Split between the West Bank, with its sun-baked hills, chaotic cities and ancient biblical sites, and Gaza, a war-ravaged strip of coastal land sealed on three sides by Israel and Egypt, the Palestinian Territories has long been an unorthodox stop on a Middle East itinerary.
But while the West Bank often hits the headlines for the wrong reasons, it is a truly welcoming place. Bethlehem, as the birthplace of Christ, has always been a draw for religious pilgrims, but is nowadays home to a lively arts scene and excellent restaurants. Visitors can get lost in the addictive bustle of Nablus and Ramallah, or among the myriad historical sites of Jericho, before dropping in at one of the West Bank’s two hillside breweries.
Gaza, for the time being, remains totally off limits to tourists.
These are our favorite local haunts, touristy spots, and hidden gems throughout Palestinian Territories.
A must-see on any journey through the Holy Land is Mar Saba Monastery, a bleak and beautiful 20km drive east of Bethlehem (beyond Beit Sahour). Women must view the phenomenal cliff-clinging copper-domed hermitage, founded in 439 CE, from the opposite slope, but men are permitted inside, where tours are available with one of the 15 monks in residence.
For the millions of pilgrims who descend on the Holy Land every year, the Church of the Nativity is the main reason for visiting Bethlehem. The church, believed to be built on the spot where Jesus was born, was originally commissioned in 326 CE by Emperor Constantine and has seen innumerable transformations since. A restoration project is underway to preserve the building. To really get the most out of a visit, negotiate a price from one of the handful of tour guides you’ll find milling about outside.

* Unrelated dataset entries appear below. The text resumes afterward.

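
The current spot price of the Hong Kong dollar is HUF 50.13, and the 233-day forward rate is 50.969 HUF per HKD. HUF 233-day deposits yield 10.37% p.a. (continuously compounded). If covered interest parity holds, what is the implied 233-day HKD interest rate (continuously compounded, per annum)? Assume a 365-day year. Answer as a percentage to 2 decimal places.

7.77%

T = 233/365 years.
CIP gives F = S · g_HUF/g_HKD, so g_HUF/g_HKD = 50.969/50.13 = 1.0167365.
HUF growth factor: e^(0.1037×233/365) = 1.0684377.
So the HKD growth factor = 1.0508501.
Take logs: ln 1.0508501 / (233/365) = 0.077699, so 7.77%.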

Next to the ornate tomb of the late Palestinian leader Yasser Arafat is a new museum that bears his name. Divided into two parts, the first half traces Arafat's life alongside that of his Fatah movement and other Palestinian factions. Those less interested in Palestinian politics may prefer the second section, where Arafat spent his final years under Israeli siege from 2001 to 2004. The restored facility includes his bedroom, where khaki green uniforms still hang in the wardrobe.
The ancient site of the Samaritan Temple is a 10-minute walk uphill from the village, via a locked gate: ring the intercom and a guard will let you through. Once you pay at the desk, you are free to wander around the site at your leisure. You’ll see the lowered floor that Samaritans say was the foundation of their temple, which was built in the 5th century BCE and only survived 200 years before being destroyed by the Maccabees (a Jewish rebel army) in 128 BCE.

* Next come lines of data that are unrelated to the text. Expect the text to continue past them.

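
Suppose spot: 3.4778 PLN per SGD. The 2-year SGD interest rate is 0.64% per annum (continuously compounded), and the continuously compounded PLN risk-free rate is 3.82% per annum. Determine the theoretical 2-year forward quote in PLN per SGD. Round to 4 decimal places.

3.7062

T = 2 years.
Growth of 1 PLN over T: e^(0.0382×2) = 1.0793942.
SGD accumulates by e^(0.0064×2) = 1.0128823.
CIP: F = S · (grow PLN)/(grow SGD) = 3.4778 × 1.0793942/1.0128823 = 3.706173 PLN per SGD.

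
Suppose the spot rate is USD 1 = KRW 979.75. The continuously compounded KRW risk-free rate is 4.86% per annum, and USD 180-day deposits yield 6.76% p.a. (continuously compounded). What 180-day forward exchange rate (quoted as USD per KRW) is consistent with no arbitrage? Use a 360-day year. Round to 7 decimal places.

T = 180/360 years.
KRW growth factor: e^(0.0486×180/360) = 1.0245977.
Growth of 1 USD over T: e^(0.0676×180/360) = 1.0343777.
So F = 979.75 × 1.0245977 / 1.0343777 = 970.4865 (KRW/USD).
Invert for USD per KRW: 1 / 970.4865 = 0.0010304.

0.0010304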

A short drive north of Tel Al Sultan, this is a spot not to be missed. The sprawling winter hunting retreat of Caliph Hisham Ibn Abd al Malik must have been magnificent on its creation in the 8th century, with its baths, mosaic floors and pillars – so much so that archaeologists have labelled it the ‘Versailles of the Middle East’. It was not fated to last, however – it was destroyed by an earthquake soon after its creation.
The focal point of Hebron for most visitors is the Tomb of the Patriarchs (Cave of Machpelah), known to Muslims as Ibrahimi Mosque (Ibrahim is the Muslim name for Abraham). The site is sacred to both Muslims and Jews – be aware of the strict security and separate prayer spaces for each. When coming from the Old City, you will need to pass through an Israeli checkpoint and show your passport.
Sebastia is a collection of ruins above a village of the same name that is believed to be one of the oldest continuously inhabited places in the West Bank. A prominent settlement during Hellenistic and Roman eras, Christians and Muslims believe Sebastia to be the burial site of St John the Baptist. Situated on a hill with panoramic views across the West Bank, the site includes an amphitheatre (which once held 7000 people) and the remains of a Byzantine church.
At an isolated spot on the Jordan River, on the border between Jordan and the West Bank, stands the reputed spot of Jesus’s baptism by John, which began his ministry. John is said to have chosen the site because it was an important crossroads for passing traders and soldiers, but the same cannot be said today. Guarded by an Israeli checkpoint, the access road passes through minefields before reaching a car park, from which it is a short walk to the river.
Tell Balata is the remains of what is believed to be the first settlement in Nablus, the Canaanite town of Shechem, dating from the first and second centuries BCE. Shechem was orientated around a spring in the valley between two mountains, Gerizim and Ebal. Close to Jacob's Well, Tell Balata boasts some interesting ruins and an excellent – albeit tiny – museum.